It was once a time-honored tradition for Americans, still half-full from Thanksgiving dinners, to head out the next day to stores for Black Friday sales.
Now those sales aren’t just in stores and don’t wait for Friday anymore. At Amazon, Black Friday has already started, and lasts an entire week. Kohl’s, Nordstom, Macy’s, and Target will also start their sales early.
You need not even be in the US to take part in Black Friday. It’s gone global, as retailers in India, Colombia, Japan, Spain, the UK, Brazil, and more all hold their own.
There’s Cyber Monday, too, when retailers capitalize on the first day office workers are back in front of their computers. And none of these days even rank as November’s biggest sales event. That title belongs to Singles Day in China, the Alibaba-devised celebration of being single with a growing number of participating companies from around the world.
November’s and December’s sales are now global, and seem to keep getting bigger. For the retailers involved, they’re an opportunity to attract shoppers in a spending frenzy, but they can also be a curse.
Harm Ohlmeyer, Adidas’s chief financial officer, spoke frankly about the effect of these multiplying sales events on the company’s Nov. 6 call with investors and analysts. The discounts squeeze the company’s margins, which wouldn’t be such a problem if the sales were stable from one year to the next. But they aren’t. Singles Day is expanding in China every year, he said. There’s also China’s “Double 12” shopping event on Dec. 12. Each year new markets start doing Black Friday and Cyber Monday. “The sum overall, it’s an over-proportionate growth [relative to the overall growth in the market] that we have around these events in the fourth quarter,” Ohlmeyer said. “They are just getting bigger by nature.”

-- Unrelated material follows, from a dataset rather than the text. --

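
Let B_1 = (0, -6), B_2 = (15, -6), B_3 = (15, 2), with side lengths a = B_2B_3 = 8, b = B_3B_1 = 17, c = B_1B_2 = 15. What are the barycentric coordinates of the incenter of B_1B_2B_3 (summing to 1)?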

Blame the internet for the changing nature of these sales. According to Jess Huang, a partner in consulting firm McKinsey’s consumer retail practice, it’s increased their transparency, letting shoppers easily compare prices across retailers, while also making it easier for retailers to get their message to shoppers. That’s not entirely positive. “There’s so much digital communication about promotions and sales, there’s quite a bit of noise to break through to get to the consumer,” she says. “The bar for how you plan for and how you execute during the holiday season is rising.”
Retailers may resort to even more discounts or larger events to grab shoppers’ attention. Zalando, the European fashion giant, said on its Oct. 31 call with investors it aims to expand Black Friday and Cyber Week—not just Cyber Monday—as it pursues its growth targets. “Just like last year, we also want to make it a bigger, multi-day event, not just a single-day event,” chief financial officer David Schröder said.
Foot Locker CEO Dick Johnson, on the company’s earnings call Nov. 22 said Black Friday has become Black November because the deals start so early. The intensity of the sales, he said, “certainly puts pressure on everybody that sells product digitally.”
This year there’s extra pressure since there are six fewer shopping days between Thanksgiving and Christmas.
Even if retailers do feel some strain from the competition of holiday sales, they still benefit overall from the excitement and boosted demand the sales create, Huang says. It’s just that “more than ever, [they] have to be really thoughtful about where they invest their media dollars and promotional dollars,” she explains. It’s about reaching the right people with the right product at the right price, and the biggest sale doesn’t always win.